While Lisa Burman was engaging in quality conversations with groups of students in preparation for ‘the book’ (and as an extension of her love for ongoing research) she uncovered an interesting phenomenon. Lisa became involved with uncovering the underlying schema surrounding children’s views on intelligence. She believes that children are capable of expressing insights about these ‘big ideas’ but are not often asked to do so. In an informal setting she met with small groups of three or four students and asked “What do you think smart means?” and “How do you know that someone is smart?” Student response to the open ended questions prompted quite differing feedback from the students in kindergarten and first grade.
The young ones in kindergarten responded by detailing events and skills associated with the home and their lives outside of school. The things they considered ‘smart’ and deemed worthy of mentioning seemed to be inspired by motivation, curiosity and drive. The responses were 'from the heart' and not formulated to match any preconceived ideals of 'right' answers or predicting what Lisa wanted to hear and supplying it.
The first grade students (many in my class) replied to the same questions by listing academic skills; “smart means being a good reader", "Sally is smart because she is good at math" etc. There was no mention of who they are outside of the school environment.
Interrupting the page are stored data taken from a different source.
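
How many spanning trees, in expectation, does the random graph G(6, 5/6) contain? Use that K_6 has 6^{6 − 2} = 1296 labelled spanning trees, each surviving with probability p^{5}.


K_6 has 6^{6 − 2} = 1296 labelled spanning trees.
For each such spanning tree H, let X_H = 1 if all 5 edges of H are present in G. Then P[X_H = 1] = p^{5} = (5/6)^{5} = 3125/7776.
By linearity of expectation: E[X] = Σ_H E[X_H] = 1296 · p^{5} = 1296 · 3125/7776 = 3125/6.
Numerically: E[X] ≈ 521.

E[X] = 1296 · (5/6)^{5} = 3125/6 ≈ 521.


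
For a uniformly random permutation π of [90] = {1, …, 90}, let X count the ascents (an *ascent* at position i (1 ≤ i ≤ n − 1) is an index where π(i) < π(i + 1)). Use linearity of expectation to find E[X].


Write X = Σ X_I over i = 1, …, 89, with X_I the indicator of one ascent.
There are 89 indicators.
For each fixed i, the pair (π(i), π(i+1)) is a uniformly random ordered pair of distinct values from {1, …, 90}; by symmetry P[π(i) < π(i+1)] = 1/2.
By linearity: E[X] = 89 · (1/2) = (90 − 1) · (1/2) = 89/2 ≈ 44.50000.

E[X] = 89/2 = 44.50000.


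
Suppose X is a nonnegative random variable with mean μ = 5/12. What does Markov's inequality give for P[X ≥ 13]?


μ = E[X] = 5/12, a = 13.
Markov: P[X ≥ 13] ≤ μ/a = (5/12)/13 = 5/156.
Numerically: ≈ 0.032.
(Since a = 13 > μ = 0.417, the bound 5/156 is < 1 and informative.)

P[X ≥ 13] ≤ 5/156 ≈ 0.032.


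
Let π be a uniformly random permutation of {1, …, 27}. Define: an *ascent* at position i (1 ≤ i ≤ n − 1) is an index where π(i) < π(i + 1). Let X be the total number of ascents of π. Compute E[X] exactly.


Write X = Σ X_I over i = 1, …, 26, with X_I the indicator of one ascent.
There are 26 indicators.
For each fixed i, the pair (π(i), π(i+1)) is a uniformly random ordered pair of distinct values from {1, …, 27}; by symmetry P[π(i) < π(i+1)] = 1/2.
By linearity: E[X] = 26 · (1/2) = (27 − 1) · (1/2) = 13 ≈ 13.00000.

E[X] = 13 = 13.00000.


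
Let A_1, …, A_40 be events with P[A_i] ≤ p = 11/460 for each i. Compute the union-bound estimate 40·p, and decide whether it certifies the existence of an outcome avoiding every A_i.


Union bound: P[∪_{i=1}^{40} A_i] ≤ Σ_i P[A_i] ≤ 40·p = 40·(11/460) = 22/23.
Numerically: 22/23 ≈ 0.957.
Is 22/23 < 1? YES.
Since P[∪ A_i] ≤ 22/23 < 1, the complement has P[∩ A_i^c] ≥ 1 − 22/23 = 1/23 > 0, so some outcome avoids every A_i.

40·p = 22/23 ≈ 0.957; existence CERTIFIED by the union bound.


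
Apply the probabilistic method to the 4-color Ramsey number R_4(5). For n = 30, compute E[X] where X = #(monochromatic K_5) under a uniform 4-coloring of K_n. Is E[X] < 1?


E[X] = C(30, 5) · 4^{1 − 10} = 142506 · 4^{−9} = 142506/262144.
As a reduced fraction: E[X] = 71253/131072 ≈ 0.54362.
Is E[X] < 1? YES.
Since E[X] < 1, there exists a 4-coloring of K_{30} with no monochromatic K_5; hence R_4(5) > 30.

E[X] = 71253/131072 ≈ 0.54362; E[X] < 1, so R_4(5) > 30.


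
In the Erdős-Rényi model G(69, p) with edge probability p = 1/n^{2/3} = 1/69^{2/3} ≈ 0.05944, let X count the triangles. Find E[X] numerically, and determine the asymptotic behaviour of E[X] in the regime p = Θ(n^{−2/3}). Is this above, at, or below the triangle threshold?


Number of potential triangles: C(69, 3) = 52394.
Each occurs with probability p³ ≈ (0.05944)³ ≈ 2.100399e-04.
By linearity: E[X] = C(69, 3)·p³ ≈ 52394 · 2.100399e-04 ≈ 11.0048.
Since α = 2/3 < 1, p = c/n^{2/3} ≫ 1/n is above the triangle threshold p ~ 1/n. Asymptotically E[X] ~ (c³/6)·n^{3(1−α)} = (1³/6)·n^{1} → ∞; triangles are abundant w.h.p.

E[X] ≈ 11.0048; in regime p = Θ(1/n^{2/3}) E[X] diverges (above the triangle threshold p ~ 1/n).


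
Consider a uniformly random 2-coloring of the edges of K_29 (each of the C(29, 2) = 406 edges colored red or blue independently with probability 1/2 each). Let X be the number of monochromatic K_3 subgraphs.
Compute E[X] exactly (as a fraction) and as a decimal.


Let X = Σ_S X_S over the C(29, 3) = 3654 subsets S of size 3, where X_S = 1 if the K_3 on S is monochromatic.
For a fixed S, the K_3 on S has C(3, 2) = 3 edges. P[all 3 edges red] = (1/2)^3, and likewise for blue, so P[monochromatic] = 2·(1/2)^3 = 2^{1 − 3} = 1/4.
Summing: E[X] = C(29, 3) · 2^{1 − 3} = 3654 · 1/4 = 1827/2.
Numerically: E[X] ≈ 913.50000.

E[X] = C(29,3)·2^(1−C(3,2)) = 1827/2 ≈ 913.50000.


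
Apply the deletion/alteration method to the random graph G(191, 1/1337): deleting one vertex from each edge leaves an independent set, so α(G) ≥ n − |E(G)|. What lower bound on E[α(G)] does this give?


E[|E(G)|] = C(191, 2)·p = 18145 · (1/1337) = 95/7.
E[α(G)] ≥ n − E[|E(G)|] = 191 − 95/7 = 1242/7.
Numerically: ≈ 177.429.
(This is only a lower bound; the true E[α(G)] may be larger.)

E[α(G)] ≥ 1242/7 ≈ 177.429.


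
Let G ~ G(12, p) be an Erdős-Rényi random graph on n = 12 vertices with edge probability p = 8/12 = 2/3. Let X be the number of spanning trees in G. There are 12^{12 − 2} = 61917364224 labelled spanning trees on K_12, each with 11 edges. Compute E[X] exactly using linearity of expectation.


K_12 has 12^{12 − 2} = 61917364224 labelled spanning trees.
For each such spanning tree H, let X_H = 1 if all 11 edges of H are present in G. Then P[X_H = 1] = p^{11} = (2/3)^{11} = 2048/177147.
Summing the indicators: E[X] = Σ_H E[X_H] = 61917364224 · p^{11} = 61917364224 · 2048/177147 = 2147483648/3.
Numerically: E[X] ≈ 7.16e+08.

E[X] = 61917364224 · (2/3)^{11} = 2147483648/3 ≈ 7.16e+08.


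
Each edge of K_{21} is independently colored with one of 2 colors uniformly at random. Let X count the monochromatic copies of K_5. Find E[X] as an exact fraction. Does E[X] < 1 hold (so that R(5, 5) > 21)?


E[X] = C(21, 5) · 2^{1 − 10} = 20349 · 2^{−9} = 20349/512.
As a reduced fraction: E[X] = 20349/512 ≈ 39.744141.
Is E[X] < 1? NO.
Since E[X] ≥ 1, the first-moment bound is inconclusive at n = 21; it does NOT by itself certify R(5, 5) > 21.

E[X] = 20349/512 ≈ 39.744141; E[X] ≥ 1; first-moment method inconclusive here.


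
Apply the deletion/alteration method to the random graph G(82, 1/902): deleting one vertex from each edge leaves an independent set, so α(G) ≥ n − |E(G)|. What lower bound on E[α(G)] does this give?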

Lisa brought this news to me and of course I was perplexed. In our conversation we began to wonder if schools are narrowing children’s perspectives on what it means to be smart. Does this narrowing perspective increase the longer the student stays in school? What happens to children as they transition from one grade to another? Why do they start to view themselves as ‘student's’ first without considering themselves as well rounded individuals capable of what Howard Gardner describes as multiple intelligences? Why is it considered smart to calculate the answer to a mathematical question but not to figure out a winning strategy in basketball?
I think back to my own education and the archaic design of schedules and structure that continues to pervade education as a whole. Schools still operate under a factory model reflective of the industrial revolution. Classes are regulated by bells, children are taught to sit in rows and raise their hands as they progress through stratified grades. It has the feel of an assembly line. In my most recent class (Ethnographic Studies) we spent some time grappling with this issue. America is so ingrained with this way of thinking about education that we cannot fathom breaking the mold and reformulating things to fit with the information age of today’s world. We are still operating under the one room school house mentality in many respects.
I am not sure how to address all of this. I am certainly not in a position of power to introduce changes even if I knew what they might be. I simply find it a shame that as children shuffle along in the system a bit of their personality, individualism and motivation is eroded and replaced by conformity and standardization.
Is this what we want for our future?